Lecture 2 Overview of Income Statement and Cash Flow Statement

Lesson Summary

In this overview, we will cover the three main financial statements: the income statement (profit and loss), the cash flow statement, and the balance sheet. We will discuss each statement's individual purpose and how they interrelate to portray a company's financial performance accurately.

Starting with the income statement, its main purpose is to show a company's profitability and operating performance. Below are the key components:

  • Revenue: Total income from products or services sold.
  • Cost of Sales: Direct costs associated with delivering the product.
  • Gross Profit: Revenue minus cost of sales, indicating operational efficiency.
  • Operating Expenses (OPEX): Workforce and non-workforce costs supporting business operations.
  • EBITDA: Earnings before interest, taxes, depreciation, and amortization.
  • Net Income: Total company profit.

Moving on to the cash flow statement, it consists of three main components:

  • Operating Activities: Cash flows from core business activities like customer collections and vendor payments.
  • Investing Activities: Cash used in investments, such as property, equipment, or securities.
  • Financing Activities: Cash flows from raising or repaying capital, including stock issuance or debt repayment.

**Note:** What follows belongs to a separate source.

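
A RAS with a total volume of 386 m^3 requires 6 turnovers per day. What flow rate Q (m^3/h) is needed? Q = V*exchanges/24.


Daily recirculation volume = 386 m^3 * 6 = 2316 m^3/day
Flow rate Q = daily volume / 24 h = 2316 / 24 = 96.5 m^3/h

96.5 m^3/h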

Lastly, the balance sheet summarizes the financial position of a company, including assets, liabilities, and equity. Cash and cash equivalents appear as the first asset on the balance sheet, representing the cash position of the company.

Together, these three statements provide a comprehensive view of a company’s financial health, performance, and cash management, forming the foundation for effective budgeting and forecasting.